À la récréation de dix heures, Mathilde aborda Valentin avec un sourire sous lequel perçait une petite inquiétude. Elle ne lui fit pas la bise comme c'était devenu la mode entre garçon et fille au collège, elle ne tendit pas la main non plus.
— Bonjour Valentin. Tu es toujours disposé à m'aider ?
— Je n'ai pas l'habitude de renier ma parole. Qu'est-ce que tu voulais me demander ?
— Il faut que je t'explique d'abord certaines choses. J'ai un petit frère qui s'appelle Théo, il est en sixième B, tu l'as peut-être déjà vu.
— Vu, peut-être mais sans savoir qui il est.
— Pas très grand, mince, les cheveux châtains, il porte des lunettes.
— Il a un problème Théo ?
— Je te raconte : au début de l'année, il était très content de venir au collège, il travaillait bien et me disait tout : sa journée, ses copains, ses profs etc... Mais depuis la rentrée de janvier, ce n'est plus le même : il est triste, ne me dit plus rien. Il a toujours mal au ventre avant de venir à l'école, bref, ça ne va plus. Il ne veut plus aller en gym et demande toujours à mes parents de lui faire un mot d'excuse ; il faut que je te dise aussi qu'il n'est pas très costaud donc je pense qu'il a du mal à se faire respecter.
— Tu lui a demandé si quelqu'un en particulier l'ennuyait ?
— Oui, bien sûr mais il est resté évasif, il m'a dit « non, ça va » mais je vois bien que ce n'est pas vrai.
— À la maison, pas de problème, pas de conflit avec tes parents ?
— Non, pas du tout.
— Qu'est-ce que tu attends de moi ? questionna Valentin qui voyait très bien où Mathilde voulait en venir.
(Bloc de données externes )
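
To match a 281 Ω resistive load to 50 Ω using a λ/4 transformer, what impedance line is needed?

Z_qwt ≈ 119 Ω

Z_qwt = √(Z_0·R_L) = √(50 × 281) = √14050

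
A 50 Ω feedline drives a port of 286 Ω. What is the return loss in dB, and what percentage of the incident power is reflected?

Γ = (286 − 50)/(286 + 50) = 0.702
RL = −20·log₁₀(0.702) = 3.07 dB
P_refl/P_inc = |Γ|² = 0.493

RL ≈ 3.07 dB; 49.3% of incident power reflected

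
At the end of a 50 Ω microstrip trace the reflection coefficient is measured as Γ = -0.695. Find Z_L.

Z_L = Z_0·(1 + Γ)/(1 − Γ) = 50·(0.305)/(1.69)

Z_L ≈ 9 Ω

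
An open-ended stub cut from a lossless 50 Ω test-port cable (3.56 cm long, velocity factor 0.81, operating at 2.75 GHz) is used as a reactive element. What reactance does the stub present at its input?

λ = v/f = 0.81·c / 2.75 GHz = 0.0884 m
βl = 2π·l/λ = 2π × 0.403 = 145°
tan(βl) = -0.699
For an open-ended stub, Z_in = −jZ_0·cot(βl) = −jZ_0/tan(βl)

X_in ≈ 71.5 Ω (inductive)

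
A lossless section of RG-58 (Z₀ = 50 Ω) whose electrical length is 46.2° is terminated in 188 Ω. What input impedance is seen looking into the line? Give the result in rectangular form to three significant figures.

Z_in ≈ 24 − j41.8 Ω

tan(βl) = tan(46.2°) = 1.04
Z_in = Z_0·(Z_L + jZ_0·tanβl)/(Z_0 + jZ_L·tanβl)
     = 50·(188 + j52.1)/(50 + j196)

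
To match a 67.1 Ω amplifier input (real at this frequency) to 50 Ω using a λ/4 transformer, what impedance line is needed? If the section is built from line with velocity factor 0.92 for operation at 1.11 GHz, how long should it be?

Z_qwt = √(Z_0·R_L) = √(50 × 67.1) = √3355
λ = 0.92·c/f = 0.249 m, so l = λ/4 = 0.0622 m

Z_qwt ≈ 57.9 Ω; length ≈ 6.22 cm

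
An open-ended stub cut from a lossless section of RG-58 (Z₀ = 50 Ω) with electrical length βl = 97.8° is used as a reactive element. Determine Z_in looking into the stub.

Z_in ≈ +j6.85 Ω

tan(βl) = -7.3
For an open-ended stub, Z_in = −jZ_0·cot(βl) = −jZ_0/tan(βl)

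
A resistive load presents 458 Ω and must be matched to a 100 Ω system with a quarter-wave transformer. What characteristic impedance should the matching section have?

Z_qwt = √(Z_0·R_L) = √(100 × 458) = √45800

Z_qwt ≈ 214 Ω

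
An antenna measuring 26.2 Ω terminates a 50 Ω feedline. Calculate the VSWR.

VSWR ≈ 1.91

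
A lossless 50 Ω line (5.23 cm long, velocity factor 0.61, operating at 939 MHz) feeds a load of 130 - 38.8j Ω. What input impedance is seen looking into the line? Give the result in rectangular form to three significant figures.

λ = v/f = 0.61·c / 939 MHz = 0.195 m
βl = 2π·l/λ = 2π × 0.268 = 96.6°
tan(βl) = tan(96.6°) = -8.63
Z_in = Z_0·(Z_L + jZ_0·tanβl)/(Z_0 + jZ_L·tanβl)
     = 50·(130 − j470)/(-285 − j1120)

Z_in ≈ 18.3 + j10.4 Ω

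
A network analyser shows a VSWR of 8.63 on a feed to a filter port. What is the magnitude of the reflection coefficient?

|Γ| ≈ 0.792

|Γ| = (S − 1)/(S + 1) = (8.63 − 1)/(8.63 + 1) = 7.63/9.63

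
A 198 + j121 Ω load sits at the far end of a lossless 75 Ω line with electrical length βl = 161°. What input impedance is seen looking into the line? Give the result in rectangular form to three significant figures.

tan(βl) = tan(161°) = -0.344
Z_in = Z_0·(Z_L + jZ_0·tanβl)/(Z_0 + jZ_L·tanβl)
     = 75·(198 + j95.2)/(117 − j68.2)

Z_in ≈ 68.2 + j101 Ω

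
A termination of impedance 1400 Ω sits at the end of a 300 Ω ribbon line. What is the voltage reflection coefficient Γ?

Γ = (Z_L − Z_0)/(Z_L + Z_0) = (1400 − 300)/(1400 + 300) = 1100/1700

Γ = 0.647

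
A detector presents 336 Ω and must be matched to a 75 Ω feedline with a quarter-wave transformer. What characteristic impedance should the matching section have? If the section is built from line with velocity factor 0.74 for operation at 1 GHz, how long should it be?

Z_qwt = √(Z_0·R_L) = √(75 × 336) = √25200
λ = 0.74·c/f = 0.222 m, so l = λ/4 = 0.0555 m

Z_qwt ≈ 159 Ω; length ≈ 5.55 cm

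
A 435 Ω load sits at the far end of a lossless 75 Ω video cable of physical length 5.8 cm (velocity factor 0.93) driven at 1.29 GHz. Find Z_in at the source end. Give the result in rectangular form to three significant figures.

λ = v/f = 0.93·c / 1.29 GHz = 0.216 m
βl = 2π·l/λ = 2π × 0.268 = 96.5°
tan(βl) = tan(96.5°) = -8.72
Z_in = Z_0·(Z_L + jZ_0·tanβl)/(Z_0 + jZ_L·tanβl)
     = 75·(435 − j654)/(75 − j3790)

Z_in ≈ 13.1 + j8.34 Ω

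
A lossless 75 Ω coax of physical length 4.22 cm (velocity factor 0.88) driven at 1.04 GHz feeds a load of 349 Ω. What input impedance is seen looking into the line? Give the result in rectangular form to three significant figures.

Z_in ≈ 21.2 − j40.9 Ω

λ = v/f = 0.88·c / 1.04 GHz = 0.254 m
βl = 2π·l/λ = 2π × 0.166 = 59.8°
tan(βl) = tan(59.8°) = 1.72
Z_in = Z_0·(Z_L + jZ_0·tanβl)/(Z_0 + jZ_L·tanβl)
     = 75·(349 + j129)/(75 + j601)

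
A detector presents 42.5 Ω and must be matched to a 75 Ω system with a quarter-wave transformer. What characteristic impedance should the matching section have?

Z_qwt ≈ 56.5 Ω

Z_qwt = √(Z_0·R_L) = √(75 × 42.5) = √3188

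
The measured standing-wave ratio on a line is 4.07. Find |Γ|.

|Γ| = (S − 1)/(S + 1) = (4.07 − 1)/(4.07 + 1) = 3.07/5.07

|Γ| ≈ 0.606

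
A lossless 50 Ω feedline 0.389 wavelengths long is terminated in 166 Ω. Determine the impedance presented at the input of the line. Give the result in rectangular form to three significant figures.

βl = 2π × 0.389 = 140°
tan(βl) = tan(140°) = -0.838
Z_in = Z_0·(Z_L + jZ_0·tanβl)/(Z_0 + jZ_L·tanβl)
     = 50·(166 − j41.9)/(50 − j139)

Z_in ≈ 32.3 + j48 Ω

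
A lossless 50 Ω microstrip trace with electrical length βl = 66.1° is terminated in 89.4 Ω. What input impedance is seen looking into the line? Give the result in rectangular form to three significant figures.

Z_in ≈ 31.5 − j14.3 Ω

tan(βl) = tan(66.1°) = 2.26
Z_in = Z_0·(Z_L + jZ_0·tanβl)/(Z_0 + jZ_L·tanβl)
     = 50·(89.4 + j113)/(50 + j202)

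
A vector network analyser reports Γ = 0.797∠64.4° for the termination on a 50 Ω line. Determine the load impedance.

Z_L ≈ 19.3 + j75.9 Ω

Z_L = Z_0·(1 + Γ)/(1 − Γ) = 50·(1.34 + j0.719)/(0.656 − j0.719)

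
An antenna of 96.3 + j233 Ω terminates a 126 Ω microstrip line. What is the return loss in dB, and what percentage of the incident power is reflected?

RL ≈ 2.74 dB; 53.2% of incident power reflected

Γ = (-29.7 + j233)/(222.3 + j233), |Γ| = 0.729
RL = −20·log₁₀(0.729) = 2.74 dB
P_refl/P_inc = |Γ|² = 0.532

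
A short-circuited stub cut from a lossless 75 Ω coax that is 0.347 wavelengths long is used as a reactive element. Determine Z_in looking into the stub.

Z_in ≈ −j107 Ω

βl = 2π × 0.347 = 125°
tan(βl) = -1.43
For a short-circuited stub, Z_in = jZ_0·tan(βl)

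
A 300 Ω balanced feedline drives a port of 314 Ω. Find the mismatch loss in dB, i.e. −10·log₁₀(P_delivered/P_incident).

Γ = (314 − 300)/(314 + 300) = 0.0228
|Γ|² = 0.00052, so P_del/P_inc = 1 − |Γ|² = 0.999
ML = −10·log₁₀(1 − |Γ|²)

mismatch loss ≈ 0.00226 dB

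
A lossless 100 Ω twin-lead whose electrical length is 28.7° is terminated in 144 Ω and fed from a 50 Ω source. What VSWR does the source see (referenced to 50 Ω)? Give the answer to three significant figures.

VSWR ≈ 2.58

tan(βl) = 0.547
Z_in = Z_0·(Z_L + jZ_0·tanβl)/(Z_0 + jZ_L·tanβl) = 115 − j36.2 Ω
Γ_s = (Z_in − Z_s)/(Z_in + Z_s) = (65.4 − j36.2)/(165 − j36.2), |Γ_s| = 0.442
VSWR = (1 + |Γ_s|)/(1 − |Γ_s|)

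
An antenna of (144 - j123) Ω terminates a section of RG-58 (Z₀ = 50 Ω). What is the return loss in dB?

RL ≈ 3.43 dB

Γ = (94 − j123)/(194 − j123), |Γ| = 0.674
RL = −20·log₁₀|Γ| = −20·log₁₀(0.674)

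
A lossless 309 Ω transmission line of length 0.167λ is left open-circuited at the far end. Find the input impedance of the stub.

Z_in ≈ −j178 Ω

βl = 2π × 0.167 = 60.1°
tan(βl) = 1.74
For an open-circuited stub, Z_in = −jZ_0·cot(βl) = −jZ_0/tan(βl)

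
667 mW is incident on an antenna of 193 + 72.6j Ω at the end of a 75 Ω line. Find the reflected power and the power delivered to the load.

|Γ| = |(118 + j72.6)/(268 + j72.6)| = 0.499
|Γ|² = 0.249
P_refl = |Γ|²·P_inc = 166 mW, P_del = (1 − |Γ|²)·P_inc = 501 mW

P_reflected ≈ 166 mW; P_delivered ≈ 501 mW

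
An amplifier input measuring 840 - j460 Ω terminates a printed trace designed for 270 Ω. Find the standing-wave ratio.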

— En fait, je ne sais pas exactement. Comme tu as un peu la réputation d'être un Robin des bois, je me disais... Non, c'est idiot, laisse tomber, ce n'est pas ton problème et de toute façon, tu ne peux rien faire.
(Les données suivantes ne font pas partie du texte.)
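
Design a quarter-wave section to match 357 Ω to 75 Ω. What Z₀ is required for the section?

Z_qwt ≈ 164 Ω

Z_qwt = √(Z_0·R_L) = √(75 × 357) = √26780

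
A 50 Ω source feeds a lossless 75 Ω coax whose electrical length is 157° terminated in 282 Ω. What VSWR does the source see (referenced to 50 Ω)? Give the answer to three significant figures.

VSWR ≈ 5.18

tan(βl) = -0.424
Z_in = Z_0·(Z_L + jZ_0·tanβl)/(Z_0 + jZ_L·tanβl) = 93.8 + j118 Ω
Γ_s = (Z_in − Z_s)/(Z_in + Z_s) = (43.8 + j118)/(144 + j118), |Γ_s| = 0.676
VSWR = (1 + |Γ_s|)/(1 − |Γ_s|)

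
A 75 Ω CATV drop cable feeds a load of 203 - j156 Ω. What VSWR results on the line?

Γ = (Z_L − Z_0)/(Z_L + Z_0) = (128 − j156)/(278 − j156)
|Γ| = 202/319 = 0.633
VSWR = (1 + |Γ|)/(1 − |Γ|) = 1.63/0.367

VSWR ≈ 4.45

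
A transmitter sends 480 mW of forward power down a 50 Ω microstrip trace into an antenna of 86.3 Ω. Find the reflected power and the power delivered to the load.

P_reflected ≈ 34 mW; P_delivered ≈ 446 mW

Γ = (86.3 − 50)/(86.3 + 50) = 0.266
|Γ|² = 0.0709
P_refl = |Γ|²·P_inc = 34 mW, P_del = (1 − |Γ|²)·P_inc = 446 mW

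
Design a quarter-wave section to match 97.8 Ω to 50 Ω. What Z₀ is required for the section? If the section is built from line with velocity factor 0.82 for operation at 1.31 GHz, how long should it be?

Z_qwt = √(Z_0·R_L) = √(50 × 97.8) = √4890
λ = 0.82·c/f = 0.188 m, so l = λ/4 = 0.0469 m

Z_qwt ≈ 69.9 Ω; length ≈ 4.69 cm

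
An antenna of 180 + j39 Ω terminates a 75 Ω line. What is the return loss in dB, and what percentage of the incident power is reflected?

RL ≈ 7.25 dB; 18.9% of incident power reflected

Γ = (105 + j39)/(255 + j39), |Γ| = 0.434
RL = −20·log₁₀(0.434) = 7.25 dB
P_refl/P_inc = |Γ|² = 0.189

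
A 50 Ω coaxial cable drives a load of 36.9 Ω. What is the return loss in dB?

Γ = (36.9 − 50)/(36.9 + 50) = -0.151
RL = −20·log₁₀|Γ| = −20·log₁₀(0.151)

RL ≈ 16.4 dB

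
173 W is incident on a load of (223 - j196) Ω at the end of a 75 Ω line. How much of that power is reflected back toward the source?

P_reflected ≈ 82 W

|Γ| = |(148 − j196)/(298 − j196)| = 0.689
|Γ|² = 0.474
P_refl = |Γ|²·P_inc = 82 W, P_del = (1 − |Γ|²)·P_inc = 91 W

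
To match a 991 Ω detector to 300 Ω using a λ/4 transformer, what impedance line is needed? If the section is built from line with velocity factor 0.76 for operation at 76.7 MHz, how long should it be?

Z_qwt = √(Z_0·R_L) = √(300 × 991) = √297300
λ = 0.76·c/f = 2.97 m, so l = λ/4 = 0.743 m

Z_qwt ≈ 545 Ω; length ≈ 74.3 cm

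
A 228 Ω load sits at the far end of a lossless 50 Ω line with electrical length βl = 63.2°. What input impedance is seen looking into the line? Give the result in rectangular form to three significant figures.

Z_in ≈ 13.6 − j23.8 Ω

tan(βl) = tan(63.2°) = 1.98
Z_in = Z_0·(Z_L + jZ_0·tanβl)/(Z_0 + jZ_L·tanβl)
     = 50·(228 + j99)/(50 + j451)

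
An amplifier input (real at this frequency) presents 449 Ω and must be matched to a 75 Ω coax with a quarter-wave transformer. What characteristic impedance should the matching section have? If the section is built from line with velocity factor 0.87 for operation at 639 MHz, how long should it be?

Z_qwt = √(Z_0·R_L) = √(75 × 449) = √33680
λ = 0.87·c/f = 0.408 m, so l = λ/4 = 0.102 m

Z_qwt ≈ 184 Ω; length ≈ 10.2 cm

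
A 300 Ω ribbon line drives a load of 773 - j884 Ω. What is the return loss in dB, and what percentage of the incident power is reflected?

Γ = (473 − j884)/(1073 − j884), |Γ| = 0.721
RL = −20·log₁₀(0.721) = 2.84 dB
P_refl/P_inc = |Γ|² = 0.52

RL ≈ 2.84 dB; 52% of incident power reflected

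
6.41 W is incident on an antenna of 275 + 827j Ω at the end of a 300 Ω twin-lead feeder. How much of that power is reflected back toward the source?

|Γ| = |(-25 + j827)/(575 + j827)| = 0.821
|Γ|² = 0.675
P_refl = |Γ|²·P_inc = 4.33 W, P_del = (1 − |Γ|²)·P_inc = 2.08 W

P_reflected ≈ 4.33 W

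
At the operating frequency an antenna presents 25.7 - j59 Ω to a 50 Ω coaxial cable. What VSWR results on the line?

VSWR ≈ 4.97

Γ = (Z_L − Z_0)/(Z_L + Z_0) = (-24.3 − j59)/(75.7 − j59)
|Γ| = 63.8/96 = 0.665
VSWR = (1 + |Γ|)/(1 − |Γ|) = 1.66/0.335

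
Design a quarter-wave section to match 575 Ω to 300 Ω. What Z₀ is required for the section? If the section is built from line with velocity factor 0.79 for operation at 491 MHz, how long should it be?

Z_qwt = √(Z_0·R_L) = √(300 × 575) = √172500
λ = 0.79·c/f = 0.483 m, so l = λ/4 = 0.121 m

Z_qwt ≈ 415 Ω; length ≈ 12.1 cm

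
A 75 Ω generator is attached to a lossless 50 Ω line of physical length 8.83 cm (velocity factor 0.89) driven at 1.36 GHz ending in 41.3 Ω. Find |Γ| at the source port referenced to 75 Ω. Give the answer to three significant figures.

|Γ| ≈ 0.278

λ = v/f = 0.89·c / 1.36 GHz = 0.196 m
βl = 2π·l/λ = 2π × 0.45 = 162°
tan(βl) = -0.327
Z_in = Z_0·(Z_L + jZ_0·tanβl)/(Z_0 + jZ_L·tanβl) = 42.6 − j4.84 Ω
Γ_s = (Z_in − Z_s)/(Z_in + Z_s) = (-32.4 − j4.84)/(118 − j4.84), |Γ_s| = 0.278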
— Quand est-ce qu'il a gym ?
— Le jeudi je crois.
— Montre-le moi ton petit frère.
— C'est le petit gars, adossé à l'arbre là-bas, avec un anorak bleu et jaune. Il est encore tout seul le pauvre. Je vais le voir.
— Non, laisse, je vais l'observer. À quelle heure finissent ses cours cet après-midi ?
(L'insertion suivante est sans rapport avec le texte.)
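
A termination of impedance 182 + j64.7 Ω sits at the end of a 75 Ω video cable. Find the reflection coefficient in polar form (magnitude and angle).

Γ = (Z_L − Z_0)/(Z_L + Z_0) = (107 + j64.7)/(257 + j64.7)
|Γ| = 125/265 = 0.472

Γ ≈ 0.472 ∠ 17°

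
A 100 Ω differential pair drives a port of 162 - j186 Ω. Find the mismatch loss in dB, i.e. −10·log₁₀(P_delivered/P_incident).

Γ = (62 − j186)/(262 − j186), |Γ| = 0.61
|Γ|² = 0.372, so P_del/P_inc = 1 − |Γ|² = 0.628
ML = −10·log₁₀(1 − |Γ|²)

mismatch loss ≈ 2.02 dB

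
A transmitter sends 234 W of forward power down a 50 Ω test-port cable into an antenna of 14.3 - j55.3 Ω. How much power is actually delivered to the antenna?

|Γ| = |(-35.7 − j55.3)/(64.3 − j55.3)| = 0.776
|Γ|² = 0.602
P_refl = |Γ|²·P_inc = 141 W, P_del = (1 − |Γ|²)·P_inc = 93 W

P_delivered ≈ 93 W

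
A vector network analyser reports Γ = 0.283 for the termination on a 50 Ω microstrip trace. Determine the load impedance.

Z_L ≈ 89.5 Ω

Z_L = Z_0·(1 + Γ)/(1 − Γ) = 50·(1.28)/(0.717)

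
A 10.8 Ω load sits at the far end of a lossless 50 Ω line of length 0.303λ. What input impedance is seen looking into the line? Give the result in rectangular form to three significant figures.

Z_in ≈ 72.7 − j99.1 Ω

βl = 2π × 0.303 = 109°
tan(βl) = tan(109°) = -2.89
Z_in = Z_0·(Z_L + jZ_0·tanβl)/(Z_0 + jZ_L·tanβl)
     = 50·(10.8 − j145)/(50 − j31.2)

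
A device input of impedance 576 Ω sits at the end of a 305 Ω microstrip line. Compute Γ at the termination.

Γ = 0.308

Γ = (Z_L − Z_0)/(Z_L + Z_0) = (576 − 305)/(576 + 305) = 271/881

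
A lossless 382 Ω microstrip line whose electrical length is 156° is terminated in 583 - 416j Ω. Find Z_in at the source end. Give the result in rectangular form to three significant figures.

Z_in ≈ 961 + j130 Ω

tan(βl) = tan(156°) = -0.445
Z_in = Z_0·(Z_L + jZ_0·tanβl)/(Z_0 + jZ_L·tanβl)
     = 382·(583 − j586)/(197 − j260)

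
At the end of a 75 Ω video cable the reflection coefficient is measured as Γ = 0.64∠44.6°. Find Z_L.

Z_L = Z_0·(1 + Γ)/(1 − Γ) = 75·(1.46 + j0.449)/(0.544 − j0.449)

Z_L ≈ 88.9 + j135 Ω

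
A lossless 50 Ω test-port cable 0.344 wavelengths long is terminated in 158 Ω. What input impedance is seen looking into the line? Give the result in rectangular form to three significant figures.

βl = 2π × 0.344 = 124°
tan(βl) = tan(124°) = -1.49
Z_in = Z_0·(Z_L + jZ_0·tanβl)/(Z_0 + jZ_L·tanβl)
     = 50·(158 − j74.6)/(50 − j236)

Z_in ≈ 21.9 + j28.9 Ω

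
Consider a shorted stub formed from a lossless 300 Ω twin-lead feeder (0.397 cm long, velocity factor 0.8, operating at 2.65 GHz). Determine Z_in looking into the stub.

Z_in ≈ +j84.8 Ω

λ = v/f = 0.8·c / 2.65 GHz = 0.0906 m
βl = 2π·l/λ = 2π × 0.0438 = 15.8°
tan(βl) = 0.283
For a shorted stub, Z_in = jZ_0·tan(βl)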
— Comme nous, à quatre heures.
— Vous habitez loin d'ici ?
— Au Berlet, à dix minutes à pied.
— OK Mathilde, je vais essayer de tirer cela au clair. Il me faudra probablement plusieurs jours. Je te tiendrai au courant. En attendant, donne-moi l'emploi du temps de ton frère ou plutôt ses heures de fin de cours.
— Je te donne ça pendant la pause de midi.
— OK, salut.

— Gilles ! appela Valentin en faisant de grands signes à son copain, viens.
— Alors, ça marche avec Mathilde ? ironisa Gilles.
— Ne sois pas bête. Tu vois le petit sixième adossé à l'arbre là-bas, celui à l'anorak bleu et jaune ?
— Oui, je le vois.
— C'est le frère de Mathilde. Je voudrais que tu le prennes en photo au zoom et que tu nous l'expédies en SMS à Olivier, Florian et moi. Je vous expliquerai ce midi à la cantine, le premier arrivé réserve une table.

Valentin, Gilles, Florian, Olivier et Pascal se retrouvèrent à la même table de la grande salle à manger du collège pour le premier service. Valentin, la mine plus soucieuse que d'habitude prit la parole.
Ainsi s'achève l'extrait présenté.